In fact, according to the Centers for Disease Control and Prevention (CDC) osteoarthritis affects an estimated 27 million Americans while a far smaller number—around 1.5 million—suffer from rheumatoid arthritis.
Both result in joint pain, stiffness and can eventually progress to the point of causing disability. Despite those similarities, these two diseases are very different from one another in many ways. Understanding these differences is important in making solid decisions about your treatment and care. Treatment is essential to slowing progression of arthritis as well as in maintaining or improving your quality of life. Here are the top 5 ways these forms of arthritis differ.
1. Underlying Causes
Rheumatoid arthritis is an autoimmune disease. Joint symptoms occur as the immune system attacks the body’s own tissues, including joint linings.
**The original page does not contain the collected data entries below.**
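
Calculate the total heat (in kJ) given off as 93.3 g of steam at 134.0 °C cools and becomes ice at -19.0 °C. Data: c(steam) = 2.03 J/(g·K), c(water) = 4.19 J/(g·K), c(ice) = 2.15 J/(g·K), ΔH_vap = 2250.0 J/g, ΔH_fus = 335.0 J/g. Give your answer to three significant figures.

q1 (cool steam 134.0→100 °C): 93.3 × 2.03 × 34.0 = 6440 J
q2 (condense at 100 °C): 93.3 × 2250.0 = 209925 J
q3 (cool water 100→0 °C): 93.3 × 4.19 × 100.0 = 39093 J
q4 (freeze at 0 °C): 93.3 × 335.0 = 31256 J
q5 (cool ice 0→-19.0 °C): 93.3 × 2.15 × 19.0 = 3811 J
Total: 6440 + 209925 + 39093 + 31256 + 3811 = 290525 J = 291 kJ

q = 291 kJ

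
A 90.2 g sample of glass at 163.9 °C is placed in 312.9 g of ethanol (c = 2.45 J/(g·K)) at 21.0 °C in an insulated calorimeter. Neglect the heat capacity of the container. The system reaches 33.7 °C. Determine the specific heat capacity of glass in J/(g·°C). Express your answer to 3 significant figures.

q_gained = (312.9 × 2.45) × (33.7 − 21.0) = 9736 J
q_lost = 90.2 × c × (163.9 − 33.7) = 11744.04 c
Set equal: c = 9736 / 11744.04 = 0.829 J/(g·°C)

c = 0.829 J/(g·°C)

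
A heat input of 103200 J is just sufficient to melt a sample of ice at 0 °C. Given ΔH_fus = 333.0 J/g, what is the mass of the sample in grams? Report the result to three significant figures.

m = 310 g

m = q / ΔH_fus = 103200 J / 333.0 J/g = 310 g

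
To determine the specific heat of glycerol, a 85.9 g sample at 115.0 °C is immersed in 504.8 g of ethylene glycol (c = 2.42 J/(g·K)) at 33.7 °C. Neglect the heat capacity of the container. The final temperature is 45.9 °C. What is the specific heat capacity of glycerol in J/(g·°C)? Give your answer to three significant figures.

c = 2.51 J/(g·°C)

q_gained = (504.8 × 2.42) × (45.9 − 33.7) = 14900 J
q_lost = 85.9 × c × (115.0 − 45.9) = 5935.69 c
Set equal: c = 14900 / 5935.69 = 2.51 J/(g·°C)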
Osteoarthritis is the result of wear and tear on the joints. Symptoms are generally caused by a gradual deterioration in joint cartilage that occurs over a number of years. That deterioration is prompted by mechanical stress on the affected joints.
2. Age and Speed of Onset
Rheumatoid arthritis can begin at any age – even in children – and the onset of this autoimmune disorder is quite rapid. Symptoms can develop suddenly in RA, appearing over a period of weeks or months.
Osteoarthritis, on the other hand, generally begins later in life. Joint symptoms typically appear slowly and gradually over a period of several years.
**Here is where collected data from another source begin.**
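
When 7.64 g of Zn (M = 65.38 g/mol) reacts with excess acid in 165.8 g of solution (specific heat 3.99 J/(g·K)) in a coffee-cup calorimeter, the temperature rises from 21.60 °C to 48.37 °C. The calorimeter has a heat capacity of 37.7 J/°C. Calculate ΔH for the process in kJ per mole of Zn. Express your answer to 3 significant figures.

|ΔT| = |48.37 − 21.60| = 26.77 °C
|q_surr| = (165.8 × 3.99 + 37.7) × 26.77 = 699.242 × 26.77 = 18720 J
n(Zn) = 7.64 / 65.38 = 0.1169 mol
Temperature rose, so q_rxn = −|q_surr| = -18.72 kJ
ΔH = q_rxn / n = -160.1 kJ/mol

ΔH = -160 kJ/mol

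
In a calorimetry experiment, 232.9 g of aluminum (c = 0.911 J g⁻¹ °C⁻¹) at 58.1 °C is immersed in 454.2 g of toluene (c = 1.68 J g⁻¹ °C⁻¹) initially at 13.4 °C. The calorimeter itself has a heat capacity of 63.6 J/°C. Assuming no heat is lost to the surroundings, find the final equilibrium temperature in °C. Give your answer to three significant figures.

Heat lost by aluminum = heat gained by toluene + calorimeter.
(232.9)(0.911)(58.1 − T) = [(454.2)(1.68) + 63.6](T − 13.4)
212.1719 (58.1 − T) = 826.656 (T − 13.4)
12327 − 212.1719 T = 826.656 T − 11077
23404 = 1038.8279 T
T = 22.53 °C

T_f = 22.5 °C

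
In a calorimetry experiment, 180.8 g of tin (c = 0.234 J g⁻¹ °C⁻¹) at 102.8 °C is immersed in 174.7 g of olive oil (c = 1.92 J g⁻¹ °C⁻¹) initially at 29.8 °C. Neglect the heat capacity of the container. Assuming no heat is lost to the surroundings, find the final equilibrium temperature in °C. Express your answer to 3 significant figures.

Heat lost by tin = heat gained by olive oil.
(180.8)(0.234)(102.8 − T) = (174.7)(1.92)(T − 29.8)
42.3072 (102.8 − T) = 335.424 (T − 29.8)
4349.2 − 42.3072 T = 335.424 T − 9995.6
14344.8 = 377.7312 T
T = 37.98 °C

T_f = 38.0 °C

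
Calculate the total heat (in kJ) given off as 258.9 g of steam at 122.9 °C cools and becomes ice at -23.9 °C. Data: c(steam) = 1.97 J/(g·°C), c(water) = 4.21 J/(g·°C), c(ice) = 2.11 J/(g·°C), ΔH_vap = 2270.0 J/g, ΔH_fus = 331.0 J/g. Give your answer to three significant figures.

q = 807 kJ

q1 (cool steam 122.9→100 °C): 258.9 × 1.97 × 22.9 = 11680 J
q2 (condense at 100 °C): 258.9 × 2270.0 = 587703 J
q3 (cool water 100→0 °C): 258.9 × 4.21 × 100.0 = 108997 J
q4 (freeze at 0 °C): 258.9 × 331.0 = 85696 J
q5 (cool ice 0→-23.9 °C): 258.9 × 2.11 × 23.9 = 13056 J
Total: 11680 + 587703 + 108997 + 85696 + 13056 = 807132 J = 807 kJ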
3. Pattern of Joints Affected
Rheumatoid arthritis affects joints on both sides of the body, with symptoms often appearing in both hands, both elbows or both knees. It can move to different joints at different times. Additionally, in most cases, RA will begin in small joints first, such as the fingers, wrists or toes, then may spread to affect many joints throughout the body.
RA is an inflammatory form of arthritis, and joint symptoms typically include significant swelling and redness. Often, a feeling of warmth occurs in and around affected joints. This condition is also characterized by morning stiffness in affected joints that lasts more than an hour. Additionally, since RA is a result of autoimmune activity in the body, it often causes whole-body symptoms such as fatigue, fever and/or muscle pain.
Joints affected by OA may be achy and tender, but swelling is usually minimal if present at all. OA sufferers may experience morning stiffness in affected joints, but it generally eases with activity and lasts less than an hour. Stiffness may return later in the day or after activities. Symptoms in OA sufferers are localized – confined to the joints only.
Rheumatoid arthritis is a more complex disease than osteoarthritis. Therefore, treatment tends to be more aggressive. Slowing or stopping the progressive damage done by autoimmune activity in the body is an essential part of RA treatment. This issue is commonly addressed with medications that may include disease-modifying antirheumatic drugs (DMARDs) and/or immunosuppressant medications. NSAIDs, corticosteroids, topical preparations, joint injections and physical therapy may be used to relieve RA symptoms.
Osteoarthritis treatment may include non-steroidal anti-inflammatory drugs (NSAIDs), corticosteroids and topical ointments or creams to reduce pain and inflammation. Joint injections may be administered to relieve symptoms, and physical therapy may be used to strengthen the muscles surrounding affected joints, which can increase joint support and decrease pain and stiffness. Joint replacement may be necessary for joints with severe osteoarthritis.
If you are experiencing any symptoms that you may believe could be related to any form of arthritis, it is important to discuss this with your physician. Your doctor may refer you to a specialist if necessary, who can help to diagnose your condition and give guidance to the best line of treatment for you.